Wildfire Fuel Reduction Program
Lake County and the Superior National Forest (USFS) have received federal National Fire Plan “Fuel Reduction Grant” funding to reduce hazardous wildfire fuels on private lands. Only properties identified by the USFS can be considered for this project. As a landowner adjacent to federal land on which fuel reduction projects are planned or have taken place, you are invited to participate.
What is “hazardous fuel reduction?”
Wildfires are fueled by living and dead vegetation (trees, shrubs, dried grasses, fallen branches, etc.). In fire dependent ecosystems, fuels accumulate where there has been a lack of disturbance such as fire and logging. In Lake County, increased fire hazards occur when the overstory of birch, aspen and mature pine has a dense understory of balsam fir and spruce. The decadent overstory will slowly die off and fall to the ground, increasing the ground surface fuel load. In addition to the fuel on the ground, balsam fir and spruce create ladder fuels that allow fire to climb to the canopy and spread quickly. Crown fires can also occur when there is a thick conifer canopy and little open space between trees.
Homes can also become a source of fuel in a wildfire. Removing fuels, especially balsam fir, around your home will reduce the intensity of wildfires as they burn through wildland urban interface (WUI) areas. Not only does fuel reduction create defensible space to protect homes from wildfire damage, it also creates a healthy ecosystem more typical of times when fires burned naturally across the landscape.
Fuel Reduction Process
Treatment areas can involve up to 20 acres per landowner, depending upon funds available. Once a homeowner request is received and approved by Lake County and the Forest Service, a site visit by an agency representative will be arranged to recommend and document a treatment plan that meets grant parameters and landowner preferences. (Landowners must identify and mark their property boundaries prior to the site visit.)

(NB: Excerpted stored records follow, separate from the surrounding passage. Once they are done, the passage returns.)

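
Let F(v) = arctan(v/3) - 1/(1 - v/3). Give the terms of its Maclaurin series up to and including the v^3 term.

Combine the two series term by term.
F(0) = -1
F′(0) = 0
F′′(0) = -2/9
F′′′(0) = -8/27
Dividing each by k! gives the coefficients c_0, ..., c_3.

-4*v^3/81 - v^2/9 - 1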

Hazardous fuels to be removed can include dead and down woody debris, blowdown, and conifer ladder fuels such as balsam fir. Fuel reduction will be done by approved contractors through mechanical or hand thinning, and chipping or pile burning of debris.
During the site visit, landowners and agency representatives will consider visual effects as well as fuel reduction. Agency representatives will identify where the greatest fuel hazards are located on the property and will suggest treatments to mitigate the fire risk. Along lakes and rivers, fuel reductions need to follow Lake County shoreland ordinances. The ordinances limit vegetation reductions within 50 feet of lake shores, called the Shore Impact Zone, although where balsam fir and/or down woody debris poses a hazard to the property, some fuel reduction work can take place. The ordinance also requires leaving enough vegetation to minimize view of structures from the water.
Grant funding cannot be used for clearcut logging of the live canopy trees. Because they are long lived species which provide visual and wildlife benefits, most healthy spruce, cedar, tamarack and pine should not be removed. Dead standing trees, or snags, also provide important wildlife benefits and will not be removed with grant funding.
After treatment, woody debris should be disposed of as soon as possible by chipping, mulching, burning on-site, or hauling to approved brush disposal sites for chipping or winter burning. It is often preferable to have the woody debris mulched on-site, avoiding the expense of hauling and the hazards of burning brush piles.
Additional vegetation treatment outside grant specifications (i.e. requests to remove large live or dead standing trees) must be negotiated by the owner and contractor at the owner’s expense.
Once each project is near completion, the contractor will contact the agency representative. The representative will inspect the project and submit the approved invoice to Lake County for payment. The landowner and agency representative will remain in consultation throughout this process. If the work does not meet the recommendations, the landowner and agency representative will work with the contractor until the specifications are met and the work is approved.
If you would like to participate in Lake County’s wildfire Fuel Reduction Grant project, please return the enclosed form by Friday December 14, 2012. Those who respond after the 14th will have lower priority.
It is highly encouraged that adjacent landowners coordinate with one another in this effort. Planning and implementation of fuel reduction projects across multiple properties results in more efficient and effective treatments. When all interested landowners in an area are identified, Lake County will develop a Request for Proposals for fuel reduction work by qualified contractors, and select a contractor to complete the project.